Helsinki-NLP / OpusFilter

OpusFilter - Parallel corpus processing toolkit
MIT License
101 stars 18 forks source link

Opusfilter fails to compress data when it is downloaded via moses #75

Closed thfrkielikone closed 1 month ago

thfrkielikone commented 2 months ago

Running this:

steps:
  - type: opus_read
    parameters:
      corpus_name: OpenSubtitles
      source_language: fi
      target_language: en
      release: v2018
      preprocessing: moses
      src_output: opensubtitles.fi.gz
      tgt_output: opensubtitles.en.gz
      suppress_prompts: true

Results in files opensubtitles.fi.gz and opensubtitles.en.gz that are in fact plain text.

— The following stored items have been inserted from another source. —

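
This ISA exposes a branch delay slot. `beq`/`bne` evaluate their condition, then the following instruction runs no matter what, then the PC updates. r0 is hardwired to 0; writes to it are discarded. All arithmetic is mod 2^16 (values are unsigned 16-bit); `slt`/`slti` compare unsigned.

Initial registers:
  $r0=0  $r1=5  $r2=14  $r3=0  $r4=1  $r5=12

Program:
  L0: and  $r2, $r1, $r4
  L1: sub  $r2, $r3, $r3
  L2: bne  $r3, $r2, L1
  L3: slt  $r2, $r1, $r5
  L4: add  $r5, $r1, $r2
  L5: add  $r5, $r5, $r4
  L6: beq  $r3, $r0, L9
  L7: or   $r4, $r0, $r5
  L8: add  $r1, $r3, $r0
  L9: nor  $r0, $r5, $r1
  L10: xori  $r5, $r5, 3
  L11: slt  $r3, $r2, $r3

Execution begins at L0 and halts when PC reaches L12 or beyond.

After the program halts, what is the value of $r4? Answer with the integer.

7

[0] and  $r2, $r1, $r4  →  {$r0:0, $r1:5, $r2:1, $r3:0, $r4:1, $r5:12}
[1] sub  $r2, $r3, $r3  →  {$r0:0, $r1:5, $r2:0, $r3:0, $r4:1, $r5:12}
[2] bne  $r3, $r2, L1  →  {$r0:0, $r1:5, $r2:0, $r3:0, $r4:1, $r5:12}  ⟨branch fallthrough⟩
[3] slt  $r2, $r1, $r5  →  {$r0:0, $r1:5, $r2:1, $r3:0, $r4:1, $r5:12}
[4] add  $r5, $r1, $r2  →  {$r0:0, $r1:5, $r2:1, $r3:0, $r4:1, $r5:6}
[5] add  $r5, $r5, $r4  →  {$r0:0, $r1:5, $r2:1, $r3:0, $r4:1, $r5:7}
[6] beq  $r3, $r0, L9  →  {$r0:0, $r1:5, $r2:1, $r3:0, $r4:1, $r5:7}  ⟨branch taken⟩
[7] or   $r4, $r0, $r5  →  {$r0:0, $r1:5, $r2:1, $r3:0, $r4:7, $r5:7}
[9] nor  $r0, $r5, $r1  →  {$r0:0, $r1:5, $r2:1, $r3:0, $r4:7, $r5:7}
[10] xori  $r5, $r5, 3  →  {$r0:0, $r1:5, $r2:1, $r3:0, $r4:7, $r5:4}
[11] slt  $r3, $r2, $r3  →  {$r0:0, $r1:5, $r2:1, $r3:0, $r4:7, $r5:4}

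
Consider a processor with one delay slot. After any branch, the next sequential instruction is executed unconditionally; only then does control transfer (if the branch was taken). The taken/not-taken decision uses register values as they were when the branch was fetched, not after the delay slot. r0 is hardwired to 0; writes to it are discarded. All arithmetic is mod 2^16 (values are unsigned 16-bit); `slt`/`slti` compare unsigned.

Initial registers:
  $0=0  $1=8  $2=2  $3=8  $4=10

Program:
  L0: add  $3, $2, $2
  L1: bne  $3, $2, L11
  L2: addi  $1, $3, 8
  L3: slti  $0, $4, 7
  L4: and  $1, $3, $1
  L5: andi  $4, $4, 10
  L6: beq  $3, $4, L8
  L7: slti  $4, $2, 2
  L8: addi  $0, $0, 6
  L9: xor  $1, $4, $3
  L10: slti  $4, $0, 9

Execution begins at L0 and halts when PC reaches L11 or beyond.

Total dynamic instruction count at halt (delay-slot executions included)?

PC=0  add  $3, $2, $2        | $0=0 $1=8 $2=2 $3=4 $4=10
PC=1  bne  $3, $2, L11       | $0=0 $1=8 $2=2 $3=4 $4=10  [TAKEN]
PC=2  addi  $1, $3, 8        | $0=0 $1=12 $2=2 $3=4 $4=10

3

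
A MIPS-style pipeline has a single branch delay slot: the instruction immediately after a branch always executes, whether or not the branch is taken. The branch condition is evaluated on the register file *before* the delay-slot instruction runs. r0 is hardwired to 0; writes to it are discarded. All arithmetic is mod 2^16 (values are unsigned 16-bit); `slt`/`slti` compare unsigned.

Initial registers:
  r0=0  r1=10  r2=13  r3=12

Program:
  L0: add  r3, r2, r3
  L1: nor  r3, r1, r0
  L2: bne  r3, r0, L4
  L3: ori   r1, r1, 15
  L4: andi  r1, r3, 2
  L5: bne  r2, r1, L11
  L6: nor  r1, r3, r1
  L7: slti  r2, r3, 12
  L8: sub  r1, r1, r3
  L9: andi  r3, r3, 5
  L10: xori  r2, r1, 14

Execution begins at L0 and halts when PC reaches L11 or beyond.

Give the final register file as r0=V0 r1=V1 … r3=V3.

[0] add  r3, r2, r3  →  {r0:0, r1:10, r2:13, r3:25}
[1] nor  r3, r1, r0  →  {r0:0, r1:10, r2:13, r3:65525}
[2] bne  r3, r0, L4  →  {r0:0, r1:10, r2:13, r3:65525}  ⟨branch taken⟩
[3] ori   r1, r1, 15  →  {r0:0, r1:15, r2:13, r3:65525}
[4] andi  r1, r3, 2  →  {r0:0, r1:0, r2:13, r3:65525}
[5] bne  r2, r1, L11  →  {r0:0, r1:0, r2:13, r3:65525}  ⟨branch taken⟩
[6] nor  r1, r3, r1  →  {r0:0, r1:10, r2:13, r3:65525}

r0=0 r1=10 r2=13 r3=65525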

svirpioj commented 1 month ago

Seems that there are also some other issues regarding the integration with the latest OpusTools using moses preprocssing, like setting output_directory makes the process totally fail. I'll look into this, but I think the problems are on OpusTool's side (ping @miau1).

svirpioj commented 1 month ago

I suggest using the raw or xml options for preprocessing until we get this fixed.

svirpioj commented 1 month ago

Fixed in 3.2.0. It is now recommended to download corpora using the moses preprocessing.